American soccer writing, history & data.
In September of 1993, the United States Interregional Soccer League gained sanctioning as an Division III professional outdoor league by the U.S. Soccer Federation. The league grew from 43 teams in 1993 to 70 in 1994.
While the league itself was granted official professional status, individual teams had the option to go professional and forego college-eligible players or retain amateur status and be able to used college players. The league reached an agreement with the NCAA for granting college players permission to play in the USISL. Under this agreement the USISL, in relation to the NCAA, realigned its divisions to be divided into Professional and Amateur sections. As such, the USISL kept two different standings: one with all it's teams divided into regions; and another divided by Professional and Amateur then subdivided into regional divisions.
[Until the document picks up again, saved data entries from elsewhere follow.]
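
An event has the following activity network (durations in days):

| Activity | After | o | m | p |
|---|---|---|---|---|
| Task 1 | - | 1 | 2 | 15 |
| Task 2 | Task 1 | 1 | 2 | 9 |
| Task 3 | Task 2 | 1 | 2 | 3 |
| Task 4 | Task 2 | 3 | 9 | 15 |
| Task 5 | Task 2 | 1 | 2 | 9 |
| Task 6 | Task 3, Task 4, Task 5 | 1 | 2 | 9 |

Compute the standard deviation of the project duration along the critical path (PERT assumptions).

te_Task 1 = (1 + 4·2 + 15)/6 = 24/6 = 4; σ²_Task 1 = ((15−1)/6)² = 5.444
te_Task 2 = (1 + 4·2 + 9)/6 = 18/6 = 3; σ²_Task 2 = ((9−1)/6)² = 1.778
te_Task 3 = (1 + 4·2 + 3)/6 = 12/6 = 2; σ²_Task 3 = ((3−1)/6)² = 0.111
te_Task 4 = (3 + 4·9 + 15)/6 = 54/6 = 9; σ²_Task 4 = ((15−3)/6)² = 4.000
te_Task 5 = (1 + 4·2 + 9)/6 = 18/6 = 3; σ²_Task 5 = ((9−1)/6)² = 1.778
te_Task 6 = (1 + 4·2 + 9)/6 = 18/6 = 3; σ²_Task 6 = ((9−1)/6)² = 1.778

Forward pass:
ES_Task 1 = 0; EF_Task 1 = 4
ES_Task 2 = 4; EF_Task 2 = 4+3 = 7
ES_Task 3 = 7; EF_Task 3 = 7+2 = 9
ES_Task 4 = 7; EF_Task 4 = 7+9 = 16
ES_Task 5 = 7; EF_Task 5 = 7+3 = 10
ES_Task 6 = max(EF_Task 3=9, EF_Task 4=16, EF_Task 5=10) = 16; EF_Task 6 = 16+3 = 19
Expected project duration μ = 19 days. Critical path: Task 1 → Task 2 → Task 4 → Task 6.

Variance along critical path = 5.444 + 1.778 + 4.000 + 1.778 = 13.000
σ = √13.000 = 3.606 days

3.61 days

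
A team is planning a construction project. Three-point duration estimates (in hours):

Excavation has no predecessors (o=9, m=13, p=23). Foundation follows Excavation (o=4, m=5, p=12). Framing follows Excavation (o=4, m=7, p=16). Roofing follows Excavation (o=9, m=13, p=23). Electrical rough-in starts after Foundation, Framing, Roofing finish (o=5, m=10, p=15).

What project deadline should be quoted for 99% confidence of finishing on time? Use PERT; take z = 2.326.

46.6 hours

te_Excavation = (9 + 4·13 + 23)/6 = 84/6 = 14; σ²_Excavation = ((23−9)/6)² = 5.444
te_Foundation = (4 + 4·5 + 12)/6 = 36/6 = 6; σ²_Foundation = ((12−4)/6)² = 1.778
te_Framing = (4 + 4·7 + 16)/6 = 48/6 = 8; σ²_Framing = ((16−4)/6)² = 4.000
te_Roofing = (9 + 4·13 + 23)/6 = 84/6 = 14; σ²_Roofing = ((23−9)/6)² = 5.444
te_Electrical rough-in = (5 + 4·10 + 15)/6 = 60/6 = 10; σ²_Electrical rough-in = ((15−5)/6)² = 2.778

Forward pass:
ES_Excavation = 0; EF_Excavation = 14
ES_Foundation = 14; EF_Foundation = 14+6 = 20
ES_Framing = 14; EF_Framing = 14+8 = 22
ES_Roofing = 14; EF_Roofing = 14+14 = 28
ES_Electrical rough-in = max(EF_Foundation=20, EF_Framing=22, EF_Roofing=28) = 28; EF_Electrical rough-in = 28+10 = 38
Expected project duration μ = 38 hours. Critical path: Excavation → Roofing → Electrical rough-in.

Variance along critical path = 5.444 + 5.444 + 2.778 = 13.667; σ = 3.697 hours.
D = μ + z·σ = 38 + 2.326·3.697 = 46.6 hours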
Around half of the league opted for professional status and were formally sanctioned via the USSF while the other half retained amateur status and were sanctioned via the USASA. The league had a $50,000 per team salary cap for the 1994 season. The USISL planned on formally splitting into separate men's professional and amateur leagues starting in 1995. It also decided to launch a women's league that year and set up a pilot women's season in 1994.
FIFA tested several rule changes in the USISL for the 1994 season. Most were designed to increase offense and all were approved by both the USSF and MLS as the USISL hoped to serve as a minor league to the yet-to-be-launched Division I league. Each division would not be subject to all of the changes but would be assigned a set of them. Experimental rules included: 30-minute halves with the clock stopped for goals, penalties, out-of-bounds, plays, and injuries; a team foul count with penalty shootouts awarded for the seventh foul in each half; an individual foul count with players disqualified after four individual fouls; a kick-in option instead of throw-ins; larger goals; instead of a shootout, tie games awarded as wins based on the number of corner kicks for each team; and taking corner kicks closer to the goal. FIFA would decided after the season which rules to incorporate into MLS. In addition, every team was scheduled two "Designated Make-up Games" to cover any games that might get canceled for any reason.
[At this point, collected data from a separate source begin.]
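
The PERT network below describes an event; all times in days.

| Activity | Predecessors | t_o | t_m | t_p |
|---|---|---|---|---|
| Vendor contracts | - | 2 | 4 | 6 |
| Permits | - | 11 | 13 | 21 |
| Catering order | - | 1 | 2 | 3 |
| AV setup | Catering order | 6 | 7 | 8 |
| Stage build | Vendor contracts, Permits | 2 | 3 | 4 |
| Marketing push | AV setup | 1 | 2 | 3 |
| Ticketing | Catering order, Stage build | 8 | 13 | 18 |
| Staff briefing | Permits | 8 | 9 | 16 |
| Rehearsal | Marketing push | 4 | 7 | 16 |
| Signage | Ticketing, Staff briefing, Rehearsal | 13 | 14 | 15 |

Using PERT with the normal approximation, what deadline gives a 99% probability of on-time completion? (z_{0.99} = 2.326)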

The USISL played an 18-game season. Most of the Southeast Division only managed to play 17 games because the Jacksonville Fury folded during the season. The Memphis Jackals only managed to play 11 games and the San Diego Top Guns only played half of their schedule. The remainder of the teams in the league completed their full schedules for the most stable season in the USISL to date. During the season, Albany, Rhode Island Stingrays, Puerto Rico Islanders, and Monteregy Bay Jaguars were approved as members to start play in 1995. The Jackson Chargers were also admitted as members and played a provisional schedule in 1994.
The top four or five teams from each division made it into the divisional playoffs with each of the eight winners making it to the Sizzlin' Nine Playoff. Greensboro Dynamo automatically made the playoffs as the ninth team by way of hosting the Sizzlin' Nine tournament and winning the league in 1993. The teams were actually divided into three groups and played a round robin in three venues: Guilford College in Greensboro, N.C.; Stoney Field in Charleston, S.C.; and Broughton High School in Raleigh, N.C.
Greensboro beat the Dallas/Fort Worth Toros and Birmingham Grasshoppers to advance out of the Greensboro group. Charleston Battery beat the Cocoa Expos and Chico Rooks to advance out of the Charleston group. Each team in the Raleigh group ended with one win and one loss. The Minnesota Thunder, who went undefeated in division play beat Long Island Rough Riders 4-2 but suffered their first loss of the season by the Los Angeles Cobras in a shootout. The Rough Riders then beat the Cobras 8-2. Under point system, the Minnesota Thunder won the group because the points they received for the shootout loss was enough to push them top the top.
Cocoa, Long Island and D/FW Toros each tied for the wildcard spot into the semifinals with 11 points each (six points for a win and one point for each goal up to three per game). Long Island took the wildcard on a tiebreaker due to having the most goals over the two games: ten for Long Island; eight for Cocoa; and six for D/FW.
At the University of North Carolina at Greensboro, the Greensboro Dynamo edged the Long Island Rough Riders 2-1 in overtime in one semifinal. And, in the second, the Minnesota Thunder easily handled the Charleston Battery 5-0 before 5000 in Charleston. The final was also held at UNC-Greensboro. The 5159 in attendance got to see a classic. Mike Gailey scored in the 10th minute to put Greensboro ahead. But, Gerard Lagos scored in the 46th minute to even the score. Neither team scored in regulation or overtime sending the final to a shootout. Greensboro took the shootout two goals to one to win back-to-back USISL titles.